Segundo a Superintendência Executiva de Mobilidade Urbana de João Pessoa (Semob-JP), o Sistema de Transporte Coletivo Convencional conta atualmente com 79 linhas, dois mil pontos de parada e uma frota de 482 veículos, com idade média de 6,4 anos. A média mensal de passageiros transportados é de 4.441.452, e a tarifa atual é de R$ 5,20.

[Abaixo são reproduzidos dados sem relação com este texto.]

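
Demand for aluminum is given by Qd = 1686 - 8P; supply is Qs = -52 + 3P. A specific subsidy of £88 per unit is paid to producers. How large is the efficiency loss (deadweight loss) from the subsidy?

Pre-subsidy: 1686 - 8P = -52 + 3P gives P* = 158, Q* = 422.
With the subsidy, sellers receive Ps = Pb + 88 for each unit, where Pb is the price buyers pay.
Supply in terms of Pb becomes Qs = -52 + 3(Pb + 88) = 212 + 3Pb. Setting this equal to demand: 1686 - 8Pb = 212 + 3Pb, so Pb = 134.
Sellers receive Ps = 134 + 88 = 222; Q' = 1686 − 8·134 = 614.
The subsidy expands output by 614 − 422 = 192 past the efficient level; on those units the gap between marginal cost and willingness to pay runs from 0 up to 88.
DWL = ½ × 88 × 192 = 8448.

Deadweight loss = £8448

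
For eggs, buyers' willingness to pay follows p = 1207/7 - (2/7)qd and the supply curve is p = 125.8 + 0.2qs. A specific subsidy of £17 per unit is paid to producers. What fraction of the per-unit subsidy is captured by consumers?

Pre-subsidy: 1207/7 - (2/7)q = 125.8 + 0.2q gives q* = 96 and p* = 145.
With the subsidy, sellers receive ps = pb + 17 for each unit, where pb is the price buyers pay.
On the curves, pb = 1207/7 - (2/7)q and ps = 125.8 + 0.2q; the wedge ps − pb = 17 gives 125.8 + 0.2q − (1207/7 - (2/7)q) = 17, so q' = 131.
Then pb = 1207/7 − (2/7)·131 = 135 and ps = 125.8 + 0.2·131 = 152.
Buyers' price falls by p* − pb = 145 − 135 = 10; sellers' price rises by ps − p* = 152 − 145 = 7.
So consumers capture 10/17 = 10/17 of each unit of subsidy.

Consumer share = 10/17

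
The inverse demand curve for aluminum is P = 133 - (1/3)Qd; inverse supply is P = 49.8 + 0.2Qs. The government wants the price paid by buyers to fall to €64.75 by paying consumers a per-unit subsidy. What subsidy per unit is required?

Required subsidy s = €26 per unit

At a buyer price of 64.75, quantity demanded is 399 − 3·64.75 = 204.75.
Sellers supply 204.75 only when they receive Ps = 49.8 + 0.2·204.75 = 90.75.
s = Ps − Pb = 90.75 − 64.75 = 26.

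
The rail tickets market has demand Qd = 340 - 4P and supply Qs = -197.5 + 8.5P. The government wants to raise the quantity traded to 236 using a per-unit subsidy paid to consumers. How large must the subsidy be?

Required subsidy s = 25 per unit

At Q = 236, invert demand for the buyer price: Pb = (340 − 236)/4 = 26; invert supply for the seller price: Ps = (236 − (-197.5))/8.5 = 51.
The subsidy must fill the gap: s = Ps − Pb = 51 − 26 = 25.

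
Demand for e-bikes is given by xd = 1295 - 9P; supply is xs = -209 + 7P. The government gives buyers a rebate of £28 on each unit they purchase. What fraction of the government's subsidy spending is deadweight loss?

Pre-subsidy: 1295 - 9P = -209 + 7P gives P* = 94, x* = 449.
With the rebate, buyers effectively pay Pb = Ps − 28, where Ps is the price sellers receive.
Demand in terms of Ps becomes xd = 1295 − 9(Ps − 28) = 1547 - 9Ps. Setting this equal to supply: 1547 - 9Ps = -209 + 7Ps, so Ps = 109.75.
Buyers pay Pb = 109.75 − 28 = 81.75; x' = -209 + 7·109.75 = 559.25.
ΔCS = ½(449 + 559.25)(94 − 81.75) = 6175.53125; ΔPS = ½(449 + 559.25)(109.75 − 94) = 7939.96875.
Government spending = 28 × 559.25 = 15659.
DWL = ½ × 28 × (559.25 − 449) = 1543.5; fraction = 1543.5 / 15659 = 441/4474.

DWL / government spending = 441/4474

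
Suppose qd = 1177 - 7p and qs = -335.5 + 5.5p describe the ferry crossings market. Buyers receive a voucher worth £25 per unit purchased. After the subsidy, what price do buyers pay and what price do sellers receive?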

Para o diretor institucional do Sindicato das Empresas de Transporte Coletivo Urbano de Passageiros no Município de João Pessoa (Sintur-JP), Isaac Júnior Moreira, a valorização do transporte coletivo é essencial para melhorar a mobilidade. “Ele é a alternativa mais ecológica e ambientalmente aceitável. Por transportar mais pessoas por viagem, polui menos e, ao retirar veículos das vias, contribui para que o trânsito flua melhor. João Pessoa possui hoje a terceira frota mais nova de toda a Região Nordeste”, relata Isaac.
A ilustradora Rayane Braga informa que, no auge, costumava utilizar o transporte por moto em aplicativo até nove ou 10 vezes por semana, especialmente para ir ao trabalho. “Passei a usar com mais frequência no fim do ano passado, quando comecei a trabalhar perto de casa. O valor era mais baixo que a passagem de ônibus, compensava financeiramente e eu chegava mais rápido no local. Era mais cômodo e prático. Também usava em trajetos curtos, sobretudo para ir visitar amigas”, conta.
Perigo
A percepção de insegurança, no entanto, cresce diante dos números de acidentes. No primeiro semestre deste ano, 78,5% dos atendimentos por acidentes de trânsito no Hospital de Emergência e Trauma Senador Humberto Lucena envolveram motociclistas. Do primeiro semestre de 2022 ao mesmo período de 2025, os casos aumentaram de 3.779 para 4.792. De acordo com o Relatório Anual da Coordenação do Registro Nacional de Acidentes e Estatísticas de Trânsito (Renaest), do Detran-PB, em 2024, 77,9% dos acidentes letais na Paraíba tiveram como vítimas ocupantes de motocicletas.
A preocupação com a segurança também alterou hábitos. Rayane afirma que evitava a moto quando o trajeto incluía rodovias. “Alguns amigos próximos sofreram acidentes, mesmo em percursos curtos, e isso me deixou em alerta. Utilizava a moto nesses trajetos, mas hoje tenho preferido o carro, que me dá maior sensação de segurança. Também recorro ao transporte público para ir ao trabalho, pois me sinto mais tranquila andando de ônibus, um tipo de veículo muito mais seguro”, relata.
*Matéria publicada originalmente na edição impressa do dia 17 de agosto de 2025.